実は最近、『恋愛と贅沢と資本主義』の漫画版が発行された。私が原書を読んだのは10年以上前だが、漫画は原書の10分の1くらいを切り取って、ストーリーを描いている。ただし、その分、論点が浮かび上がって、大きな発見があった。それは、アンシャン・レジーム期のフランス社会が、いまの日本に酷似しているということだ。
第一は、当時のフランスでは、金持ちは税金をいっさい支払わず、すべて低所得の庶民が負担をしていたという事実だ。いまの日本は、そこまでひどくはないが、税・社会保険負担率は、年収100億円の富裕層のほうが、年収300万円のサラリーマンより低いというのが現実になっている。
第二は、都市の形成だ。貴族の贅沢を支えるため、アンシャン・レジーム時代に都市に住む庶民が増えて、都市化が進んだ。いまの日本を見ても、まったく同じ理由で東京一極集中が起きている。

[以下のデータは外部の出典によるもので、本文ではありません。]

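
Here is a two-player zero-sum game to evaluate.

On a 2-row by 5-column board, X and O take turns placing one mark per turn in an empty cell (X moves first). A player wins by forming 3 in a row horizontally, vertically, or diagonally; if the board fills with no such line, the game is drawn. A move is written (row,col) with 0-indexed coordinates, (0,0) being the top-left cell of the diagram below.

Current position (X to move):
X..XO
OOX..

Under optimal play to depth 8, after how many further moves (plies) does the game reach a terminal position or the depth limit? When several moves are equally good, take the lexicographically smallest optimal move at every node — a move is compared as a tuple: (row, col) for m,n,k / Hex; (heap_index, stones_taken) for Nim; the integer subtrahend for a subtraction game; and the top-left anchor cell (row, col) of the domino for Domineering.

p1 X@[X..XO/OOX..]: (0,1)[XX.XO/OOX..]+0* (0,2)[X.XXO/OOX..]+0 (1,3)[X..XO/OOXX.]+0 (1,4)[X..XO/OOX.X]+0
p2 O@[XX.XO/OOX..]: (0,2)[XXOXO/OOX..]+0* (1,3)[XX.XO/OOXO.]-1 (1,4)[XX.XO/OOX.O]-1
p3 X@[XXOXO/OOX..]: (1,3)[XXOXO/OOXX.]+0* (1,4)[XXOXO/OOX.X]+0
p4 O@[XXOXO/OOXX.]: (1,4)[XXOXO/OOXXO]+0*
p5 X@[XXOXO/OOXXO] terminal +0; root [X..XO/OOX..] d8

PV length from [X..XO/OOX..]: 4 plies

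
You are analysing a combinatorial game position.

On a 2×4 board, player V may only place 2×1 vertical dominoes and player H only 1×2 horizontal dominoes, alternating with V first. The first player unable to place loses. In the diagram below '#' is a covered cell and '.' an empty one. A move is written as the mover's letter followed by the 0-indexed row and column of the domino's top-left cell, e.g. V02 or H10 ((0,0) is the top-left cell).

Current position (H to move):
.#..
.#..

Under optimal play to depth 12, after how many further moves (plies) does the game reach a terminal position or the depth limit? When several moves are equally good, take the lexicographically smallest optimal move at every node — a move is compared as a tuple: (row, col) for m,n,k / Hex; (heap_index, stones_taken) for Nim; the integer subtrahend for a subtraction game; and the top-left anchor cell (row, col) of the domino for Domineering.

PV length from [.#../.#..]: 3 plies

p1 H@[.#../.#..]: H02[.###/.#..]+1* H12[.#../.###]+1
p2 V@[.###/.#..]: V00[####/##..]-1*
p3 H@[####/##..]: H12[####/####]+1*
p4 V@[####/####] terminal -1; root [.#../.#..] d12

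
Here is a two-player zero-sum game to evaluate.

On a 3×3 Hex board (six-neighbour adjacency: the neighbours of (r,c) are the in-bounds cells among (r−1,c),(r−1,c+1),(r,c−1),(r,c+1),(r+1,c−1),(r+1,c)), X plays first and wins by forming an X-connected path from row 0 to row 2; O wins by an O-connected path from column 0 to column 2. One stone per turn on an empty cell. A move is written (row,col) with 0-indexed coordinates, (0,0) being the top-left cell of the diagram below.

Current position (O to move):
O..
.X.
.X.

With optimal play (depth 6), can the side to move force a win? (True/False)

p1 O@[O../.X./.X.]: (0,1)[OO./.X./.X.]-1* (0,2)[O.O/.X./.X.]-1 (1,0)[O../OX./.X.]-1 (1,2)[O../.XO/.X.]-1 (2,0)[O../.X./OX.]-1 (2,2)[O../.X./.XO]-1
p2 X@[OO./.X./.X.]: (0,2)[OOX/.X./.X.]+1* (1,0)[OO./XX./.X.]-1 (1,2)[OO./.XX/.X.]-1 (2,0)[OO./.X./XX.]-1 (2,2)[OO./.X./.XX]-1
p3 O@[OOX/.X./.X.] terminal -1; root [O../.X./.X.] d6

O winning at [O../.X./.X.]: False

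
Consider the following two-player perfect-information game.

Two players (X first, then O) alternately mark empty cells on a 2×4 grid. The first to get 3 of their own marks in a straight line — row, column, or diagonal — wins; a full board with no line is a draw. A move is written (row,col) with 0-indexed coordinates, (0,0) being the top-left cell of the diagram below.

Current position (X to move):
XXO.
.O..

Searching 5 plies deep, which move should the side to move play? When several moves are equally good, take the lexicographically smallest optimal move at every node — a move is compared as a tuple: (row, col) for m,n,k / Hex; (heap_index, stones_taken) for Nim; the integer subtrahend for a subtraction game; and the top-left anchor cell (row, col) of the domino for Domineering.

p1 X@[XXO./.O..]: (0,3)[XXOX/.O..]-1 (1,0)[XXO./XO..]+0* (1,2)[XXO./.OX.]+0 (1,3)[XXO./.O.X]+0
p2 O@[XXO./XO..]: (0,3)[XXOO/XO..]+0* (1,2)[XXO./XOO.]+0 (1,3)[XXO./XO.O]+0
p3 X@[XXOO/XO..]: (1,2)[XXOO/XOX.]+0* (1,3)[XXOO/XO.X]+0
p4 O@[XXOO/XOX.]: (1,3)[XXOO/XOXO]+0*
p5 X@[XXOO/XOXO] terminal +0; root [XXO./.O..] d5

X's best at [XXO./.O..]: (1,0)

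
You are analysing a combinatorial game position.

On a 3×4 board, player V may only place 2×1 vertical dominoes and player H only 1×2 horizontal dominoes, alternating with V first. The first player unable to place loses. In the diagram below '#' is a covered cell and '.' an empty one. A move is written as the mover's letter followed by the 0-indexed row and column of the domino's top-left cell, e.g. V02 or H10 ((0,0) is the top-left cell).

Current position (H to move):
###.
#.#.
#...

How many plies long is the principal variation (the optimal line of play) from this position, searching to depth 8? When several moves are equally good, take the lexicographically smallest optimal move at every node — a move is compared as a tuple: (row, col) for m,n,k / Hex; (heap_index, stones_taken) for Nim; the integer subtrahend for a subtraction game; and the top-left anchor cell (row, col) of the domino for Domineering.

PV length from [###./#.#./#...]: 2 plies

ply 1, H at ###./#.#./#... | H21=-1→###./#.#./###.*; H22=-1→###./#.#./#.##
ply 2, V at ###./#.#./###. | V03=+1→####/#.##/###.*; V13=+1→###./#.##/####
ply 3: ####/#.##/###. is terminal -1 (H); from ###./#.#./#... depth 8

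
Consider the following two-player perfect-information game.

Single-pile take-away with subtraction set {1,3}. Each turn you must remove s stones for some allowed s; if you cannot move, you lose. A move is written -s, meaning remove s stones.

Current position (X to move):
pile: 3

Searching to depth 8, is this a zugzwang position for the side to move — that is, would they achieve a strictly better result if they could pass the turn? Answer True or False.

zugzwang(3, X) = False

[3] X move#1: -1:+1/2*, -3:+1/0
[2] O move#2: -1:-1/1*
[1] X move#3: -1:+1/0*
[0] end (terminal -1, O#4); searched 3 to 8
pass branch (O moves first from the same position):
  | [3] O move#1: -1:+1/2*, -3:+1/0
  | [2] X move#2: -1:-1/1*
  | [1] O move#3: -1:+1/0*
  | [0] end (terminal -1, X#4); searched 3 to 8
X moving scores +1; X passing scores -1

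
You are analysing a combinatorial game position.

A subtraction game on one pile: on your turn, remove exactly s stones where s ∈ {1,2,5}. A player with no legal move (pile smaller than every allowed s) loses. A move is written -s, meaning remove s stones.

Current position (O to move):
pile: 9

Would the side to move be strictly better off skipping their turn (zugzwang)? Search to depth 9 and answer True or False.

zugzwang(9, O) = True

p1 O@[9]: -1[8]-1* -2[7]-1 -5[4]-1
p2 X@[8]: -1[7]-1 -2[6]+1* -5[3]+1
p3 O@[6]: -1[5]-1* -2[4]-1 -5[1]-1
p4 X@[5]: -1[4]-1 -2[3]+1* -5[0]+1
p5 O@[3]: -1[2]-1* -2[1]-1
p6 X@[2]: -1[1]-1 -2[0]+1*
p7 O@[0] terminal -1; root [9] d9
if O skipped the turn, X would face:
~ p1 X@[9]: -1[8]-1* -2[7]-1 -5[4]-1
~ p2 O@[8]: -1[7]-1 -2[6]+1* -5[3]+1
~ p3 X@[6]: -1[5]-1* -2[4]-1 -5[1]-1
~ p4 O@[5]: -1[4]-1 -2[3]+1* -5[0]+1
~ p5 X@[3]: -1[2]-1* -2[1]-1
~ p6 O@[2]: -1[1]-1 -2[0]+1*
~ p7 X@[0] terminal -1; root [9] d9
compare (O): move=-1 vs pass=+1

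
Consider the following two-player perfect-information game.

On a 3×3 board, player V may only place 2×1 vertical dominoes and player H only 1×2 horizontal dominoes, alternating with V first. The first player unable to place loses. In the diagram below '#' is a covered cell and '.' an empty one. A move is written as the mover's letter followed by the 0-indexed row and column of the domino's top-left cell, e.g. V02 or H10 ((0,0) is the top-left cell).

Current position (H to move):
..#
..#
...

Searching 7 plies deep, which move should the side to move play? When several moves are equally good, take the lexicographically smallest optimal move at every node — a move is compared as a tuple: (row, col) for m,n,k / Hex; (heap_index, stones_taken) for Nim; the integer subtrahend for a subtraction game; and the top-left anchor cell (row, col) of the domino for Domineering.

p1 H@[..#/..#/...]: H00[###/..#/...]-1 H10[..#/###/...]+1* H20[..#/..#/##.]-1 H21[..#/..#/.##]-1
p2 V@[..#/###/...] terminal -1; root [..#/..#/...] d7

H's best at [..#/..#/...]: H10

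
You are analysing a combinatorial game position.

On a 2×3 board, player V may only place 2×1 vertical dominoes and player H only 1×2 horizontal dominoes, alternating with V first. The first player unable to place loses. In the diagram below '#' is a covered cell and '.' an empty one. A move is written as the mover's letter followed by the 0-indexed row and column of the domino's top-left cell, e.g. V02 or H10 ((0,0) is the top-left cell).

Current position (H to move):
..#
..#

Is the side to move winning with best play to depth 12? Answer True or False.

[..#/..#] H move#1: H00:+1/###/..#*, H10:+1/..#/###
[###/..#] end (terminal -1, V#2); searched ..#/..# to 12

H winning at [..#/..#]: True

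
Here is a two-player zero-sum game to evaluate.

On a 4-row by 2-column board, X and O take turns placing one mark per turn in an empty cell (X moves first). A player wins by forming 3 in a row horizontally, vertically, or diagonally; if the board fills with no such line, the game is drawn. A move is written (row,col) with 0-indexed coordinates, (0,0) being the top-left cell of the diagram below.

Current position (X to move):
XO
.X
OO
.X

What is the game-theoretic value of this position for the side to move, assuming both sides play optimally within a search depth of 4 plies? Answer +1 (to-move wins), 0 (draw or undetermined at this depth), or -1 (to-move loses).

[XO/.X/OO/.X] X move#1: (1,0):+0/XO/XX/OO/.X*, (3,0):+0/XO/.X/OO/XX
[XO/XX/OO/.X] O move#2: (3,0):+0/XO/XX/OO/OX*
[XO/XX/OO/OX] end (terminal +0, X#3); searched XO/.X/OO/.X to 4

value(XO/.X/OO/.X, X) = 0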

第三は、貴族階級の恋愛三昧だ。いまの新富裕層も、考えていることは恋愛と贅沢ばかりだ。もちろん現代に娼婦は存在しないが、実質的に同じことをする女性が、富裕層に群がっているのだ。
第四は、貴族と庶民の格差がどんどん拡大していったことだ。ただ、18世紀のフランスでは、あまりに浮世離れした貴族の贅沢が庶民の怒りを爆発させ、その後のフランス革命によって、アンシャン・レジーム時代は、終わりを告げた。
いまの日本人が、当時のフランス市民と同じような怒りを共有できるのか、私はそこが一番心配なのだ。